I like to talk to you about television. Ahhh yes, that once named “Idiot Box” is enjoying it’s new found creative renaissance. There are so many channels (terrestrial and “over the top”) that are offering original shows, it would make your head spin. We are no longer confined to just the three or four major networks and that is a good thing…on paper. There are more places for potentially good shows to grow. For example, a great show on CBS that average seven million viewers a week may be in danger of cancellation but on a premium cable network that same show may be seen as a triumph.
With the influx of television networks (and their desire to fill their schedules with original content so they in turn can sell them for international/syndication rights and the cash that follows) there has likewise been an influx of shows. Some good, some really good, and others not so good. What gets me are the shows that started off with promise, but then drives itself of a creative cliff. As a viewer you’ve already spent so much time in that show’s world you’re hesitant to give it up, so you continue to watch. You find yourself rolling your eyes at something that you in essence have volunteered to watch. You rationalize it; you say “well, there’s only a couple of episodes left” or “I can’t wait for the next major storyline” but you limp along. If you’re like me, you end up playing with your cell phone while the offending show in question is relegated to the background. Ahhh, television. This is known as “hatewatching.”
Hatewatching is one of the worst things about being in this “on-demand” culture we have built ourselves. Since shows are scattered out on so many networks and device, finding a show is quite literally a discovery. Doggone it, we found “True Vampire Detective: House of Thrones” and we’re sticking with it. It’s our show, we are going to ride it to the end. And so, even if the quality dips, we find it hard to walk away. I remember watching a basic cable show for three seasons before deciding to walk away. I just couldn’t do it anymore: having to deal with slow meandering storylines and cardboard cutout characters. The break was messy, but I was proud of myself it was done. Guess what? The next season, it seemed I couldn’t navigate to two webpages without someone mentioning the show. The “fear of missing out” or FOMO (as the kids call it) a great storyline because I had elected to fall behind was great. I wanted back in. I wanted to give it another chance. I eventually made my peace and walked away wholesale, but it was close. Real close.

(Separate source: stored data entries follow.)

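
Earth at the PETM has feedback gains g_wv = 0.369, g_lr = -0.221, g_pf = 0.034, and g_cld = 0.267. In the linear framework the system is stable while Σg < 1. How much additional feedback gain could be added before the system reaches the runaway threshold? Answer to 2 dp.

Current total gain = 0.369 − 0.221 + 0.034 + 0.267 = 0.449.
Margin to runaway = 1 − 0.449 = 0.55.

0.55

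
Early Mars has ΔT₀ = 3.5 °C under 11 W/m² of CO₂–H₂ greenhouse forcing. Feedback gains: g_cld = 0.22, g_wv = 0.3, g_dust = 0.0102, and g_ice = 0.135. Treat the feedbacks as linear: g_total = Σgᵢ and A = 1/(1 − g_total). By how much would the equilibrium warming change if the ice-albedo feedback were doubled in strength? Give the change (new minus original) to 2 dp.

7.06 °C

Original: g = 0.6652, ΔT = 3.5/(1−0.6652) = 10.4540 °C.
With doubled ice-albedo: g' = 0.8002, ΔT' = 3.5/(1−0.8002) = 17.5175 °C.
Change = 17.5175 − 10.4540 = 7.06 °C.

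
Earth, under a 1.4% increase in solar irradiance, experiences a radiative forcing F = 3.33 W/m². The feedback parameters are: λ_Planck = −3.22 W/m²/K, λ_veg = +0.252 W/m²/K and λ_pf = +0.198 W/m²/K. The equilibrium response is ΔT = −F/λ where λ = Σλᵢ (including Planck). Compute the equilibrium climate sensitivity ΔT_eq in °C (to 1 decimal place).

1.2 °C

Net feedback parameter λ = (−3.22) + (+0.252) + (+0.198) = -2.77 W/m²/K.
ΔT = −F/λ = −3.33/(-2.77) = 1.2 °C.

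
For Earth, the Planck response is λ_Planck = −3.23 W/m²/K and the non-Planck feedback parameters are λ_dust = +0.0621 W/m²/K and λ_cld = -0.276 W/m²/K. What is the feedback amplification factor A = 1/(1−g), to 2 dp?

0.94

Convert to gains: g_dust = 0.0621/3.23 = 0.01923; g_cld = -0.276/3.23 = -0.08545.
Total gain g = -0.06622.
A = 1/(1 + 0.06622) = 0.94.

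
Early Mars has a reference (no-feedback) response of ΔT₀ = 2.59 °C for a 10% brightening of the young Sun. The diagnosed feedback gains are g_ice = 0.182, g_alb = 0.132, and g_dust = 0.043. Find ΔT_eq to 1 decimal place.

Total gain g = 0.182 + 0.132 + 0.043 = 0.357.
Amplification A = 1/(1 − 0.357) = 1.555.
ΔT = 2.59 × 1.555 = 4.0 °C.

4.0 °C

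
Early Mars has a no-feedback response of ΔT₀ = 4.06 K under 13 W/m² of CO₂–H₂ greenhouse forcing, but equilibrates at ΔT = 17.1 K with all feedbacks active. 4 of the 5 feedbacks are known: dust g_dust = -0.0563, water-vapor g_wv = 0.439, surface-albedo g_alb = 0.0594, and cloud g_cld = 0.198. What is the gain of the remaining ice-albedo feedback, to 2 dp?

0.12

Amplification A = ΔT/ΔT₀ = 17.1/4.06 = 4.212.
Total gain g = 1 − 1/A = 1 − 1/4.212 = 0.7626.
Known gains sum to -0.0563 + 0.439 + 0.0594 + 0.198 = 0.6401.
g_ice = 0.7626 − 0.6401 = 0.12.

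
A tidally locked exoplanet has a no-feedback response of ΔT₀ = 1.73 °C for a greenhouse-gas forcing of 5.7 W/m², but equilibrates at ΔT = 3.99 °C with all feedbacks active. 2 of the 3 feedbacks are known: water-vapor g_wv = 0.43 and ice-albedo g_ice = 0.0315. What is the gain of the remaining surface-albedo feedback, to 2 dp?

0.10

Amplification A = ΔT/ΔT₀ = 3.99/1.73 = 2.306.
Total gain g = 1 − 1/A = 1 − 1/2.306 = 0.5663.
Known gains sum to 0.43 + 0.0315 = 0.4615.
g_alb = 0.5663 − 0.4615 = 0.10.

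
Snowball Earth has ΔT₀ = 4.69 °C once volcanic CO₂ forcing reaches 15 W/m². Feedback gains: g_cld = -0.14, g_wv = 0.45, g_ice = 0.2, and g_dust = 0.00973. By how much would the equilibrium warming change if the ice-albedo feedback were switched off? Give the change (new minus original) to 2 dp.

-2.87 °C

Original: g = 0.51973, ΔT = 4.69/(1−0.51973) = 9.7653 °C.
Without ice-albedo: g' = 0.31973, ΔT' = 4.69/(1−0.31973) = 6.8943 °C.
Change = 6.8943 − 9.7653 = -2.87 °C.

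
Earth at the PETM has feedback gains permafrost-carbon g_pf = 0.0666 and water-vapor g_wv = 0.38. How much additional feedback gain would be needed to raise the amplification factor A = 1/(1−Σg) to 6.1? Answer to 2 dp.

Current total gain = 0.4466.
Target gain for A = 6.1: g* = 1 − 1/6.1 = 0.8361.
Additional gain needed = 0.8361 − 0.4466 = 0.39.

0.39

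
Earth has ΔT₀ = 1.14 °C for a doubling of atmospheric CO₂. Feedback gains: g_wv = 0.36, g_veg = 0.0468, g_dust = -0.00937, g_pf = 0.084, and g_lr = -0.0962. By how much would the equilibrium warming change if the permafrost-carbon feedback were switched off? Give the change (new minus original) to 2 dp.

Original: g = 0.38523, ΔT = 1.14/(1−0.38523) = 1.8544 °C.
Without permafrost-carbon: g' = 0.30123, ΔT' = 1.14/(1−0.30123) = 1.6314 °C.
Change = 1.6314 − 1.8544 = -0.22 °C.

-0.22 °C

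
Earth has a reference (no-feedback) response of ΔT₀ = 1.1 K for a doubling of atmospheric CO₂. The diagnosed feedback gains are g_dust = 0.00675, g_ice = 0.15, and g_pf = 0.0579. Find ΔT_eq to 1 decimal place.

Total gain g = 0.00675 + 0.15 + 0.0579 = 0.21465.
Amplification A = 1/(1 − 0.21465) = 1.273.
ΔT = 1.1 × 1.273 = 1.4 K.

1.4 K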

And if you know me personally, you know EXACTLY what show I’m talking about…
Either way, hatewatching doesn’t seem to be going away anytime soon, so I urge you to prepare for the worse. Then again, it isn’t as bad as “Netflix Guilt” (hating yourself for not watching that movie in your queue or that DVD in your mailbox despite the fact you are paying for the service) but hatewatching isn’t pleasant, that’s for sure.